Mugre debajo de la alfombra
El director de Sin retorno y Betibú vuelve a demostrar que sabe cómo manejar los resortes del género policial y darle a su vez una impronta argentina, poniendo al espectador adulto de clase media-alta frente a un espejo muchas veces cruel y deformante.
Un anciano (Norman Briski) trabaja en su campo hasta que un desperfecto en la bomba de agua del molino lo obliga a detenerse. Ese hombre llama a su hijo Elías, quien desde su oficina intenta calmarlo. Pero del otro lado del teléfono le devuelven un nombre que no es el suyo, sino el de su hermano fallecido hace más de 30 años: papá no está muy bien de la cabeza y los recuerdos se entremezclan con el presente. Luego de una elipsis de seis años, será a Elías al que le exploten bombas, y no precisamente de agua. Bombas familiares con la forma de secretos infecciosos. Bombas que intentará desactivar a como dé lugar, cueste lo cueste, caiga quien caiga, como si fuera un Walter White porteño. Al igual que con el (anti)héroe de Breaking Bad, el núcleo de La misma sangre está en el corrimiento constante de los límites éticos y morales, en la búsqueda de ese hombre acorralado por salir lo más ileso posible de la telaraña que él mismo tejió.

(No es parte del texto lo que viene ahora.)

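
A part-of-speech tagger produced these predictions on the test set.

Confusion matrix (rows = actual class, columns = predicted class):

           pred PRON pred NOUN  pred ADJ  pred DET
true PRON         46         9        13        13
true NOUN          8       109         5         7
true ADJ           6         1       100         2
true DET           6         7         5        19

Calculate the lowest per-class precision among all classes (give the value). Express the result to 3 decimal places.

0.463

Per-class precision (TP/(TP+FP)):
  PRON: TP=46, FP=8+6+6=20 → 46/66 = 0.6970
  NOUN: TP=109, FP=9+1+7=17 → 109/126 = 0.8651
  ADJ: TP=100, FP=13+5+5=23 → 100/123 = 0.8130
  DET: TP=19, FP=13+7+2=22 → 19/41 = 0.4634
Lowest is class 'DET' with precision = 0.463.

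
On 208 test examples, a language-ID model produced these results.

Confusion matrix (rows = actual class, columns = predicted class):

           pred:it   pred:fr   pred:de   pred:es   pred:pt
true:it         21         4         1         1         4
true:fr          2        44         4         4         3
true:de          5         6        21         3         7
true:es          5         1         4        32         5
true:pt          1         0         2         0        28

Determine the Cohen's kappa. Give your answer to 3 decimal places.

0.625

Observed agreement pₒ = trace/N = 146/208 = 0.7019
Expected agreement pₑ = Σ (rowᵢ·colᵢ)/N² = (31·34 + 57·55 + 42·32 + 47·40 + 31·47)/208² = 0.2050
κ = (pₒ − pₑ)/(1 − pₑ) = (0.7019 − 0.2050)/(1 − 0.2050) = 0.625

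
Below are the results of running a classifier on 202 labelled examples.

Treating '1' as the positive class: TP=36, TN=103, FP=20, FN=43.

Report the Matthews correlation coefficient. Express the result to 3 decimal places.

MCC = (TP·TN − FP·FN) / √((TP+FP)(TP+FN)(TN+FP)(TN+FN))
Numerator = 36·103 − 20·43 = 2848
Denominator = √(56·79·123·146) = √79446192 = 8913.2593
MCC = 2848 / 8913.2593 = 0.320

0.320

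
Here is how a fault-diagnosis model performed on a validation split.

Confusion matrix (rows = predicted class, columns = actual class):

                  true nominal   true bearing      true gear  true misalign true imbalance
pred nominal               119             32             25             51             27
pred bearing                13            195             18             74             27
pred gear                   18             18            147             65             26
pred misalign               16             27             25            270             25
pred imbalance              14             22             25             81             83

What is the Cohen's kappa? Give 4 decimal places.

Observed agreement pₒ = trace/N = 814/1443 = 0.56410
Expected agreement pₑ = Σ (rowᵢ·colᵢ)/N² = (180·254 + 294·327 + 240·274 + 541·363 + 188·225)/1443² = 0.21434
κ = (pₒ − pₑ)/(1 − pₑ) = (0.56410 − 0.21434)/(1 − 0.21434) = 0.4452

0.4452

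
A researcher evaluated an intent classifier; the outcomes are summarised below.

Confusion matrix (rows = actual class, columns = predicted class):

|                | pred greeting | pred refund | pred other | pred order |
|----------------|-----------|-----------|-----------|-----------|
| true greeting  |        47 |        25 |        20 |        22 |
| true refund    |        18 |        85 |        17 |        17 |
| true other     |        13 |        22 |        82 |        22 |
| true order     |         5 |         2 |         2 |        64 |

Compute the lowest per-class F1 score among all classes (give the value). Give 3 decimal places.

0.477

Per-class F1 score (2·TP/(2·TP+FP+FN)):
  greeting: TP=47, FP=18+13+5=36, FN=25+20+22=67 → 94/197 = 0.4772
  refund: TP=85, FP=25+22+2=49, FN=18+17+17=52 → 170/271 = 0.6273
  other: TP=82, FP=20+17+2=39, FN=13+22+22=57 → 164/260 = 0.6308
  order: TP=64, FP=22+17+22=61, FN=5+2+2=9 → 128/198 = 0.6465
Lowest is class 'greeting' with F1 score = 0.477.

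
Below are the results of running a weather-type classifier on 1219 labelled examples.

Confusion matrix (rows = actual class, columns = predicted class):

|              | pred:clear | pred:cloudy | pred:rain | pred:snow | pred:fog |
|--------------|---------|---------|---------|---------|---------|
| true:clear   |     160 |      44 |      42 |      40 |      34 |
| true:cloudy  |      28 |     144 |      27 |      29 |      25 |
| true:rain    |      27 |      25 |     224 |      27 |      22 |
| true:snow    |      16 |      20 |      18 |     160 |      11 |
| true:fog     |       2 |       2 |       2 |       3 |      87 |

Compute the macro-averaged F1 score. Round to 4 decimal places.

Per-class F1 score (2·TP/(2·TP+FP+FN)):
  clear: TP=160, FP=28+27+16+2=73, FN=44+42+40+34=160 → 320/553 = 0.57866
  cloudy: TP=144, FP=44+25+20+2=91, FN=28+27+29+25=109 → 288/488 = 0.59016
  rain: TP=224, FP=42+27+18+2=89, FN=27+25+27+22=101 → 448/638 = 0.70219
  snow: TP=160, FP=40+29+27+3=99, FN=16+20+18+11=65 → 320/484 = 0.66116
  fog: TP=87, FP=34+25+22+11=92, FN=2+2+2+3=9 → 174/275 = 0.63273
Macro-F1 score = mean = (0.57866 + 0.59016 + 0.70219 + 0.66116 + 0.63273) / 5 = 0.6330

0.6330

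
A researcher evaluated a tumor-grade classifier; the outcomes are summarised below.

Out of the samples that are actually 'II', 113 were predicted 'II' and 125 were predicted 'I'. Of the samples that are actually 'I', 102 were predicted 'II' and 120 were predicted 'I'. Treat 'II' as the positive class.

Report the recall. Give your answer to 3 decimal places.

0.475

Recall = TP/(TP+FN) = 113/(113+125) = 113/238 = 0.475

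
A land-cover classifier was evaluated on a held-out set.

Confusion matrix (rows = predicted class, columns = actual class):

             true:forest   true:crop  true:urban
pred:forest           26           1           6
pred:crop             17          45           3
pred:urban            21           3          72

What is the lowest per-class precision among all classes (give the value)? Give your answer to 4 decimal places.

Per-class precision (TP/(TP+FP)):
  forest: TP=26, FP=1+6=7 → 26/33 = 0.78788
  crop: TP=45, FP=17+3=20 → 45/65 = 0.69231
  urban: TP=72, FP=21+3=24 → 72/96 = 0.75000
Lowest is class 'crop' with precision = 0.6923.

0.6923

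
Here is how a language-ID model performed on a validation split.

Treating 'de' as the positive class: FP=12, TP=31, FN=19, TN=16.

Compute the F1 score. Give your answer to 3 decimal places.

Precision = TP/(TP+FP) = 31/43 = 0.7209
Recall = TP/(TP+FN) = 31/50 = 0.6200
F1 = 2·TP/(2·TP+FP+FN) = 62/93 = 0.667

0.667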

El realizador Miguel Cohan -habitual asistente de dirección de Marcelo Piñeyro- ya había demostrado que sabe manejar los resortes del policial en Betibú (2014) y sobre todo en Sin retorno (2010). Como en su ópera prima, en La misma sangre hace lo que pocas películas con el género: moldearlo con una impronta argentina poniendo al espectador adulto de clase media-alta frente a un espejo que devuelve una imagen inquietante, con el dinero -o, mejor dicho, su búsqueda- como motor principal de las acciones. Porque Elías (Oscar Martínez) tiene un buen pasar económico pero está muy lejos de tener la vida asegurada. Así y todo, luego de la muerte del padre dejó la comodidad de su oficina para hacerse cargo de aquel campo aun cuando las vacas y la fabricación de lácteos nunca fueron lo suyo. A partir de ese adentramiento en lo ajeno, las circunstancias no harán más que seguir empujándolo a un terreno desconocido en el que todo que puede salir mal, sale peor. Empezando por la relación con su esposa (la chilena Paulina García, de Gloria), con quien convive a pesar de estar separados. Un detalle que solo ella y él conocen, en lo que es el primero de varios secretos incómodos que ninguno de los dos quiere sacar a luz y que la película irá develando a medida que avance.
Luego de la escena inicial, a Elías se lo ve en una reunión familiar con sus hijas (Dolores Fonzi y Malena Sánchez) y su yerno Santiago (Diego Velázquez). Éste último escucha una discusión entre sus suegros. Una situación que podría ser cotidiana, salvo porque esa misma noche sucede una tragedia que no conviene revelar. No es casual que Santiago sea furtivo y escurridizo como un gato, así como tampoco que lo interprete Diego Velázquez, un actor de tal economía gestual que es capaz de pasar largos minutos en pantalla dándole carnadura a su personaje únicamente con silencios y miradas (ver sino La larga noche de Francisco Sanctis). Observador tan omnipresente como atento, Santiago huele carne podrida y empieza atar cabos, para desesperación de un suegro que sospecha que el otro sabe. Y si Santiago sabe, muy probablemente también sepa Carla (Fonzi), que al principio desconfía pero también empieza a tirar del ovillo y a descubrir la mugre bajo la alfombra.
Alternando principalmente entre el punto de vista de sus dos protagonistas masculinos, lo que implica a su vez varios saltos temporales, La misma sangre tiene un guión que funciona como un reloj, exhibiendo un mecanismo aceitado, tan cuidadoso en sus detalles como en dejar que sea el espectador (y no la película) quien tome una posición respecto a Elías. Y es imposible no tomarla ante un tipo de acciones cuestionables, pero también capaz de despertar piedad ante un escenario que -otra vez como Walter White- supera ampliamente sus capacidades resolutivas. Esa ambigüedad sería imposible sin un Oscar Martínez sencillamente extraordinario. Como Velázquez, dosifica gestos y construye la tensión creciente de su personaje de adentro hacia afuera. Lo suyo es implosión y no explosión, una expresividad controladísima que sin embargo da cuenta de una sensación de desesperaza, agobio y cansancio, como si supiera que el cerco se cierra sobre él. El problema con el guión es la forma con que decide cerrar el cerco, apelando a una lluvia de revelaciones de último minuto y a una idea de circularidad forzada que lanza -literalmente- a Elías a un vacío definitivo.